Pharmaceutical companies such as Catalyst are also lending support. The company is sponsoring the open-label pilot safety study (NCT03819660) of Firdapse (amifampridine phosphate) as a possible treatment option for ambulatory SMA type 3.
Firdapse is an oral compound that acts at the so-called neuromuscular junction — the spot at which a motor neuron connects to the muscle — by improving the signaling between a nerve cell and muscle cell.
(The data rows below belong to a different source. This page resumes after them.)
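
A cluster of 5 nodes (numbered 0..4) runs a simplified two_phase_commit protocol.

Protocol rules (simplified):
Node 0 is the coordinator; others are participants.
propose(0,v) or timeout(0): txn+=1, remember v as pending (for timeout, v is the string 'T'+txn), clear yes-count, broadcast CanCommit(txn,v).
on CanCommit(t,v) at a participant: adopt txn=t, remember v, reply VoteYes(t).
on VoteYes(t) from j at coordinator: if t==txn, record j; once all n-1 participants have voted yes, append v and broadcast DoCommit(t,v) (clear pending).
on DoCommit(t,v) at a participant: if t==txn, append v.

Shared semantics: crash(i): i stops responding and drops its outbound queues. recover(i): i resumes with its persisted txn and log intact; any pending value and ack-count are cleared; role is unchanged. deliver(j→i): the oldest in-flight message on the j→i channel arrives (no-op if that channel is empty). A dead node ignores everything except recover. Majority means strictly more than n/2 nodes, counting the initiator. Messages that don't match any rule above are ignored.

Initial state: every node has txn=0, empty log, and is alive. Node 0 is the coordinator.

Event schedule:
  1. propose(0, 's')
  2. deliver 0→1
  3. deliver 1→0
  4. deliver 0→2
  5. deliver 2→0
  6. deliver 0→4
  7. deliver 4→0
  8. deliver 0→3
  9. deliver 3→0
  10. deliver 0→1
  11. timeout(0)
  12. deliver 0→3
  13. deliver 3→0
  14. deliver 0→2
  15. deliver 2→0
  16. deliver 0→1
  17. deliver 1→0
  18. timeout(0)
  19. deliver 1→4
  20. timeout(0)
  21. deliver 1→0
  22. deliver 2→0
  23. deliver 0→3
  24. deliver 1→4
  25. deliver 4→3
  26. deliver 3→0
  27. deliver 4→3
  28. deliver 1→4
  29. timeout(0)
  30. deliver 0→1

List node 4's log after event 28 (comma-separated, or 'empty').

after 1 — propose(0,'s'): n0:coor/t1/[-]
after 2 — deliver 0→1: n1:part/t1/[-]
after 3 — deliver 1→0: ·
after 4 — deliver 0→2: n2:part/t1/[-]
after 5 — deliver 2→0: ·
after 6 — deliver 0→4: n4:part/t1/[-]
after 7 — deliver 4→0: ·
after 8 — deliver 0→3: n3:part/t1/[-]
after 9 — deliver 3→0: n0:coor/t1/[s]
after 10 — deliver 0→1: n1:part/t1/[s]
after 11 — timeout(0): n0:coor/t2/[s]
after 12 — deliver 0→3: n3:part/t1/[s]
after 13 — deliver 3→0: ·
after 14 — deliver 0→2: n2:part/t1/[s]
after 15 — deliver 2→0: ·
after 16 — deliver 0→1: n1:part/t2/[s]
after 17 — deliver 1→0: ·
after 18 — timeout(0): n0:coor/t3/[s]
after 19 — deliver 1→4: ·
after 20 — timeout(0): n0:coor/t4/[s]
after 21 — deliver 1→0: ·
after 22 — deliver 2→0: ·
after 23 — deliver 0→3: n3:part/t2/[s]
after 24 — deliver 1→4: ·
after 25 — deliver 4→3: ·
after 26 — deliver 3→0: ·
after 27 — deliver 4→3: ·
after 28 — deliver 1→4: ·

empty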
The therapy is thought to improve symptoms and possibly slow disease progression.
“We are proud to be part of the global movement to raise awareness of SMA, and recognize the importance of developing new evidence-based medicines required to improve the lives of patients, families and caregivers afflicted with SMA,” Patrick J. McEnany, Catalyst’s chairman and chief executive officer, said in a press release.
At BioNews Services, the parent company of SMA News Today and many other sites for people with chronic and rare diseases, efforts are broadening and will continue year-round. The patient forums are increasingly popular, and those for SMA include subforums where discussions touch on such life topics as dating and relationships, going to college, and disability portrayals in film and other media. Visit this site to register.
“The SMA News Today website has grown exponentially in the last couple of years,” Schaefer said. “Through daily columns, forums and now our ‘31 Days’ initiative, we want to make as many voices possible in this community heard.”